This winter has seemed endless. On Saturday, we woke to sleet, snow and slush (the trifecta from hell) which dissolved into a day-long drizzle fest. Naturally, we had things to do that entailed our being outside all day – namely driving to Ticonderoga to cut some trees and pick up a 16-foot utility trailer, and then spending the afternoon reworking fencing. By the end of day, we were soggy and chilly – but I heard a few tentative frogs in the wetlands to the east of the house.
Sunday was drier and warmer, and while it was hardly a sunny Easter Sunday, it was pleasant to be outside. We finished 90% of the fence rehab, played with the trailer, and played with the horses. Around 7:00 p.m., after eating dinner and heading outside one last time to put animals in, I heard it – the sound I long for all winter long and relish with squealing delight – the full-throated enmasse voice of the peepers in the wetlands both east and west of the house.
One of the great things about having wetlands is that you have the serenade of peepers in the spring. And our chorus doesn’t just peep. They roar. Their window of opportunity is a relatively short one. Depending on the weather, they only keep this joyful sound up for a month or so, to be replaced by the more sultry summer sounds of crickets when things really warm up.
We sleep with the head of our bed directly in front of a window, which has been open for a month or so now. The sound of the peepers mingles with the smell of wet, warming soil and that, my friends, is what I want my last memory on this earth to be. I have often said to hubby that when I die I hope it is in the spring, with warm weather and those wonderful sounds and scents around me, and not in the winter, curled up in a spastic ball of cold muscles and frozen hands.

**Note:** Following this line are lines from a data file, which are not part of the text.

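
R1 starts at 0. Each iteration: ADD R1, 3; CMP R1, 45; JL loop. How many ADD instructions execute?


Loop trace (R1 starts at 0, target 45, step 3):
  ADD #1: R1 = 0 + 3 = 3  → 3 < 45, loop
  ADD #2: R1 = 3 + 3 = 6  → 6 < 45, loop
  ADD #3: R1 = 6 + 3 = 9  → 9 < 45, loop
  ADD #4: R1 = 9 + 3 = 12  → 12 < 45, loop
  ADD #5: R1 = 12 + 3 = 15  → 15 < 45, loop
  ADD #6: R1 = 15 + 3 = 18  → 18 < 45, loop
  ADD #7: R1 = 18 + 3 = 21  → 21 < 45, loop
  ADD #8: R1 = 21 + 3 = 24  → 24 < 45, loop
  ADD #9: R1 = 24 + 3 = 27  → 27 < 45, loop
  ADD #10: R1 = 27 + 3 = 30  → 30 < 45, loop
  ADD #11: R1 = 30 + 3 = 33  → 33 < 45, loop
  ADD #12: R1 = 33 + 3 = 36  → 36 < 45, loop
  ADD #13: R1 = 36 + 3 = 39  → 39 < 45, loop
  ADD #14: R1 = 39 + 3 = 42  → 42 < 45, loop
  ADD #15: R1 = 42 + 3 = 45  → 45 >= 45, exit
Total ADD instructions: 15

15


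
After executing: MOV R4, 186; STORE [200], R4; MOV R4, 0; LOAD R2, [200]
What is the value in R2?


Register and memory trace:
  MOV R4, 186  → R4 = 186
  STORE [200], R4  → mem[200] = 186
  MOV R4, 0  → R4 = 0
  LOAD R2, [200]  → R2 = mem[200] = 186
Final: R2 = 186

186


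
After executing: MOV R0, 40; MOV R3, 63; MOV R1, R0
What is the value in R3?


Register state trace:
  MOV R0, 40  → R0 = 40
  MOV R3, 63  → R3 = 63
  MOV R1, R0  → R1 = 40
Final: R3 = 63

63


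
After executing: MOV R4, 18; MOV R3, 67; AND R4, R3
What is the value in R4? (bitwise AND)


Register state trace:
  MOV R4, 18  → R4 = 18 (0b00010010)
  MOV R3, 67  → R3 = 67 (0b01000011)
  AND R4, R3  → R4 = 18 AND 67 = 2 (0b00000010)
Final: R4 = 2

2


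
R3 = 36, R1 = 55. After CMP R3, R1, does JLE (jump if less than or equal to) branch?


Trace:
  R3 = 36, R1 = 55
  CMP R3, R1  → compares 36 vs 55
  JLE checks: is 36 less than or equal to 55?
  36 < 55, so condition is true
Branch taken: Yes

Yes


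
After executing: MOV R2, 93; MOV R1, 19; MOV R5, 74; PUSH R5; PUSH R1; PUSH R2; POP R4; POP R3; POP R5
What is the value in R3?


Stack trace (top is rightmost):
  MOV R2, 93  → R2 = 93
  MOV R1, 19  → R1 = 19
  MOV R5, 74  → R5 = 74
  PUSH R5  → stack: [74]
  PUSH R1  → stack: [74, 19]
  PUSH R2  → stack: [74, 19, 93]
  POP R4  → R4 = 93, stack: [74, 19]
  POP R3  → R3 = 19, stack: [74]
  POP R5  → R5 = 74, stack: []
Final: R3 = 19

19


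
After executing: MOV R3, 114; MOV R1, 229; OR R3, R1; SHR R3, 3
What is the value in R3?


Register state trace:
  MOV R3, 114  → R3 = 114 (0b01110010)
  MOV R1, 229  → R1 = 229 (0b11100101)
  OR R3, R1  → R3 = 114 OR 229 = 247 (0b11110111)
  SHR R3, 3  → R3 = 247 >> 3 = 30
Final: R3 = 30

30


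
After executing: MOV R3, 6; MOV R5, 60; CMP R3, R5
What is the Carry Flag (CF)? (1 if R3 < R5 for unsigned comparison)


Register state trace:
  MOV R3, 6  → R3 = 6
  MOV R5, 60  → R5 = 60
  CMP R3, R5  → unsigned 6 - 60: borrow occurs
  6 < 60, so CF = 1
CF = 1

1


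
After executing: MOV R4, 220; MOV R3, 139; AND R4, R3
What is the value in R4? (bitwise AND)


Register state trace:
  MOV R4, 220  → R4 = 220 (0b11011100)
  MOV R3, 139  → R3 = 139 (0b10001011)
  AND R4, R3  → R4 = 220 AND 139 = 136 (0b10001000)
Final: R4 = 136

136


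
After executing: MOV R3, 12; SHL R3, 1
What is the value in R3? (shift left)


Register state trace:
  MOV R3, 12  → R3 = 12
  SHL R3, 1  → R3 = 12 << 1 = 12 * 2^1 = 24
Final: R3 = 24

24


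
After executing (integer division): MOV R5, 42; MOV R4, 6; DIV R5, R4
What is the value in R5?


Register state trace:
  MOV R5, 42  → R5 = 42
  MOV R4, 6  → R4 = 6
  DIV R5, R4  → R5 = 42 // 6 = 7
Final: R5 = 7

7


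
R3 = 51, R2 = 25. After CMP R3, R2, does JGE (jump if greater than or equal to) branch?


Trace:
  R3 = 51, R2 = 25
  CMP R3, R2  → compares 51 vs 25
  JGE checks: is 51 greater than or equal to 25?
  51 > 25, so condition is true
Branch taken: Yes

Yes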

(I can, however, do without the sound of the sump pump expelling gallons upon gallons of water out of the basement all night long – also right under our bedroom window. We jokingly say that the house has bladder control problems, but then I’m the one up twice a night to go to the bathroom. Think water fountain effect.)
Sunday also brought those Easter staples – peeps. Yes, I know they aren’t just for Easter anymore, as I’ve seen orange pumpkin peeps and green Christmas tree peeps, but come on, people. You can’t mess with a tried and true thing. The Lawyer Lady (my boss Cherie) indulged me in a couple of packages in the weeks leading up to Easter. It’s amazing the variety of ways people enjoy peeps. My personal philosophy is that they have to be eaten within 90 seconds of the cellophane being broken. Any staler and don’t bother, just give them to the horses. But that’s just me.
On Monday Cherie and I spotted some peeps being used as outdoor decorations. A couple of cars parked by the post office had peeps on the tips of their antennas. They looked a little bedraggled, like they had been drizzled on, but they were definitely pink and yellow peeps. Then we saw some peeps stuck on the ends of bare tree branches, and more adorning a shrub in front of the church. While it seemed a bit sacrilegious to be impaling peeps around town, it was nonetheless amusing and I would dare say a good way to deal with extra Easter candy.
They were probably stale to begin with.